I'd submit a patch, but for whatever reason I can never get a patch to pass the bot test.

This is still annoying in D6, so we should probably get it fixed. As I remember, chx doesn't approve of the approach in #484838-7: [rfay version] AJAX form can submit inappropriately to system/ajax after failed validation. However, the slightly fancier approach in this issue should be do-able.

@#86 I believe that change will break things.

I'd submit a patch, but for whatever reason I can never get a patch to pass the bot test.

Just put make a patch with name_of_patch-D6.patch and the testbot won't try to test it. As testbot should ignore D6 patches.

Any ever go through with porting this back to D6?

Another follow-up #1414510: Remove drupal_reset_static for drupal_html_id() when form validation fails

#14: form_rebuild_form_build_id-671184-14.patch queued for re-testing.

Sorry... got trigger-happy with the link clicking.

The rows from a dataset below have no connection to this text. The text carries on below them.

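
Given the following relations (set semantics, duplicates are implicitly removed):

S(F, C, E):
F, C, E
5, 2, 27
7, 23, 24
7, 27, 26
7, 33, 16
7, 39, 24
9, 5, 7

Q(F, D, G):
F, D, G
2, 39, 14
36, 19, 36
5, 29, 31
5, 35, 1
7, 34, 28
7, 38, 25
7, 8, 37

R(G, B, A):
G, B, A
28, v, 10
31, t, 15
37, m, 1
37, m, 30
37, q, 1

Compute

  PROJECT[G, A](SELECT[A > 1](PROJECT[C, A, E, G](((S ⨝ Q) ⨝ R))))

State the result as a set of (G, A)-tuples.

{(28, 10), (31, 15), (37, 30)}

S ⋈ Q (natural join on F): {(5, 2, 27, 29, 31), (5, 2, 27, 35, 1), (7, 23, 24, 34, 28), (7, 23, 24, 38, 25), (7, 23, 24, 8, 37), (7, 27, 26, 34, 28), (7, 27, 26, 38, 25), (7, 27, 26, 8, 37), (7, 33, 16, 34, 28), (7, 33, 16, 38, 25), (7, 33, 16, 8, 37), (7, 39, 24, 34, 28), (7, 39, 24, 38, 25), (7, 39, 24, 8, 37)}
(S ⨝ Q) ⋈ R (natural join on G): {(5, 2, 27, 29, 31, t, 15), (7, 23, 24, 34, 28, v, 10), (7, 23, 24, 8, 37, m, 1), (7, 23, 24, 8, 37, m, 30), (7, 23, 24, 8, 37, q, 1), (7, 27, 26, 34, 28, v, 10), (7, 27, 26, 8, 37, m, 1), (7, 27, 26, 8, 37, m, 30), (7, 27, 26, 8, 37, q, 1), (7, 33, 16, 34, 28, v, 10), (7, 33, 16, 8, 37, m, 1), (7, 33, 16, 8, 37, m, 30), (7, 33, 16, 8, 37, q, 1), (7, 39, 24, 34, 28, v, 10), (7, 39, 24, 8, 37, m, 1), (7, 39, 24, 8, 37, m, 30), (7, 39, 24, 8, 37, q, 1)}
Keep only column(s) C, A, E, G (4 duplicate(s) eliminated): {(2, 15, 27, 31), (23, 1, 24, 37), (23, 10, 24, 28), (23, 30, 24, 37), (27, 1, 26, 37), (27, 10, 26, 28), (27, 30, 26, 37), (33, 1, 16, 37), (33, 10, 16, 28), (33, 30, 16, 37), (39, 1, 24, 37), (39, 10, 24, 28), (39, 30, 24, 37)}
σ[A > 1]: keep tuples satisfying A > 1 → {(2, 15, 27, 31), (23, 10, 24, 28), (23, 30, 24, 37), (27, 10, 26, 28), (27, 30, 26, 37), (33, 10, 16, 28), (33, 30, 16, 37), (39, 10, 24, 28), (39, 30, 24, 37)}
Keep only column(s) G, A (6 duplicate(s) eliminated): {(28, 10), (31, 15), (37, 30)}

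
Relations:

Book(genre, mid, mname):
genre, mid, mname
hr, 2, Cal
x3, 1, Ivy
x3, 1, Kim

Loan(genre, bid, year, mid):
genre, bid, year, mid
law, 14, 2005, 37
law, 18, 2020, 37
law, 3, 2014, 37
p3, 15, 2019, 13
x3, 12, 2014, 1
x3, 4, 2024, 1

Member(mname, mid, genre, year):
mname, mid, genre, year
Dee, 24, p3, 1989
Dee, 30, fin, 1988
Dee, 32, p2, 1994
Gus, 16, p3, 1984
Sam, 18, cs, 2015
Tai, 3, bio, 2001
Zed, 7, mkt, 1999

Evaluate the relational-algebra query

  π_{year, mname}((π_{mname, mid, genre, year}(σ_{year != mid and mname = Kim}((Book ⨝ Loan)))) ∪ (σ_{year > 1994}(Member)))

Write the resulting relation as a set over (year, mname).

Book ⋈ Loan (natural join on genre, mid): {(x3, 1, Ivy, 12, 2014), (x3, 1, Ivy, 4, 2024), (x3, 1, Kim, 12, 2014), (x3, 1, Kim, 4, 2024)}
σ[year != mid and mname = Kim]: keep tuples satisfying year != mid and mname = Kim → {(x3, 1, Kim, 12, 2014), (x3, 1, Kim, 4, 2024)}
Projecting to mname, mid, genre, year: {(Kim, 1, x3, 2014), (Kim, 1, x3, 2024)}
σ[year > 1994]: keep tuples satisfying year > 1994 → {(Sam, 18, cs, 2015), (Tai, 3, bio, 2001), (Zed, 7, mkt, 1999)}
Union: {(Kim, 1, x3, 2014), (Kim, 1, x3, 2024)} with {(Sam, 18, cs, 2015), (Tai, 3, bio, 2001), (Zed, 7, mkt, 1999)} → {(Kim, 1, x3, 2014), (Kim, 1, x3, 2024), (Sam, 18, cs, 2015), (Tai, 3, bio, 2001), (Zed, 7, mkt, 1999)}
Projecting to year, mname: {(1999, Zed), (2001, Tai), (2014, Kim), (2015, Sam), (2024, Kim)}

{(1999, Zed), (2001, Tai), (2014, Kim), (2015, Sam), (2024, Kim)}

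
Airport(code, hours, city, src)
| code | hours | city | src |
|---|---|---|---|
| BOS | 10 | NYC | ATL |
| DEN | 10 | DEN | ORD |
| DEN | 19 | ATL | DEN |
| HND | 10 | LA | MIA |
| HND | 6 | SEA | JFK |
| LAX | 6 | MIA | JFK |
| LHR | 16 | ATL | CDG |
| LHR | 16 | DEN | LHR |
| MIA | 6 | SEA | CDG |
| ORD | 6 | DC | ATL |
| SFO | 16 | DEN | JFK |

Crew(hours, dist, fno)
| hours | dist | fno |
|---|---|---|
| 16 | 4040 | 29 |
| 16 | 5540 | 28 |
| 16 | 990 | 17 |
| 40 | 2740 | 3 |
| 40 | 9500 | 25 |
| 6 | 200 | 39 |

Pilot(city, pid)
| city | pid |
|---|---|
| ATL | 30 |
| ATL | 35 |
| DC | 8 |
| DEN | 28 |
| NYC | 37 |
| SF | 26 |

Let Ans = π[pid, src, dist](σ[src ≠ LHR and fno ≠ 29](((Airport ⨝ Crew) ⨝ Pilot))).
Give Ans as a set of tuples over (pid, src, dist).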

To others that are still encountering this error and stumble upon this issue, it's critical that you pass the old form into drupal_rebuild_form() as the 3rd argument to get the form rebuilt as expected:

<?php
function my_ajax_callback(&$form, &$form_state) {
  // do something really cool

  // all done, but we want to return a completely rebuilt form that takes advantage of something really cool.
  return drupal_rebuild_form('my_cool_form', $form_state, $form);
}
?>

Fixed in 7.x, just not backported to 6.x, see #83.